In those neighboring countries, hardly a month went by without news of a letter bomb, a mysterious road accident, a stealth assassination or an exploding car. One night, in June 1985, we were jolted to wakefulness by what sounded like full-on war in our city, Gaborone: machine gun chatter, exploding grenades, the roar of personnel carriers and barking bullhorns. When dawn broke traumatized residents crept out to find numerous houses reduced to smoke and cinders, the supposed hideouts of anti-apartheid activists. The city was left to count its dead and wounded and to grieve in anger for the innocents.

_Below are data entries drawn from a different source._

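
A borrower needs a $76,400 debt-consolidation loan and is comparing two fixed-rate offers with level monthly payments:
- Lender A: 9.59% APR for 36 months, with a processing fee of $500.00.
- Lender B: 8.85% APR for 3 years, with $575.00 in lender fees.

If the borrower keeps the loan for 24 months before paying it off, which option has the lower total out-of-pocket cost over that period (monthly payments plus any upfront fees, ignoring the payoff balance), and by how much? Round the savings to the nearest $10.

Lender B by $560

Lender A: monthly rate = 9.59%/12 = 0.0079917; payment = 76,400 × 0.0079917 / (1 − (1+0.0079917)^−36) = $2,450.53.
Lender B: monthly rate = 8.85%/12 = 0.0073750; payment = 76,400 × 0.0073750 / (1 − (1+0.0073750)^−36) = $2,424.17.
Over 24 months: Lender A costs 24 × $2,450.53 + $500.00 = $59,312.72; Lender B costs 24 × $2,424.17 + $575.00 = $58,755.08.
Lender B is cheaper by $59,312.72 − $58,755.08 = $557.64.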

But then the day arrived when the improbable came to pass, that they set Mandela free and that preparations would lead to free elections. Many secrets that could not formerly be told then came to light, even as apartheid’s collaborators slipped shamefully away in the night. One of those secrets touched the Gaborone Quakers in particular. A woman member of that tight-knit faith circle passed away from illness shortly after. At her memorial gathering, there arrived a delegation of strangers from Johannesburg, senior members of the ANC. They explained that they came to honor her courageous deeds. What courageous deeds would those have been, they were asked? During the years of struggle, came the reply, she had served as a vital supply line for weapons and explosives to reach ANC militants inside South Africa. She had ferried these by vehicle across Botswana’s remote southern borders to waiting partisans in the Kalahari thorn scrub.
This stunning revelation plunged her Quaker kin into agonies of soul-searching. On the one hand, they swelled with pride to know she had so zealously committed to the cause of racial justice. But how had they failed, they asked themselves, to fully win her to the Quaker tenet of acting without resort to violence? There followed long thoughts about the unknown lying hidden in each life however devoted or deep the friendship. As Quakers are known to do, there arose, too, self-probing about how thoroughly ‘the light within’ had suffused and possessed their own personal depths. And there lingered, too, this redeeming after-thought, a consolation for every practitioner of peace: that even in a reckless, tortured heart, the unknown would surely be a secret ache for peace.
This is very interesting Jonathan. I really know little about the Quakers but did know Mennonites have over time felt a bit of a connection because of the strong peace stand we had in common. You mentioned there are Quakers in Kenya and that interested me too as I was not aware of that. Thanks for there story.
Rra Diane, as you would know, I am nostalgic reading this piece.
A Quaker with a strong bias for social justice; a true Christian, whose choice would have, I am persuaded, earned a “well done, sister” from the fearless master teacher himself. Thanks for sharing her courageous story with us, Jonathan.
Thanks Jonathan. An interesting story – our gratitude to Quakers for showing us the way of introspection.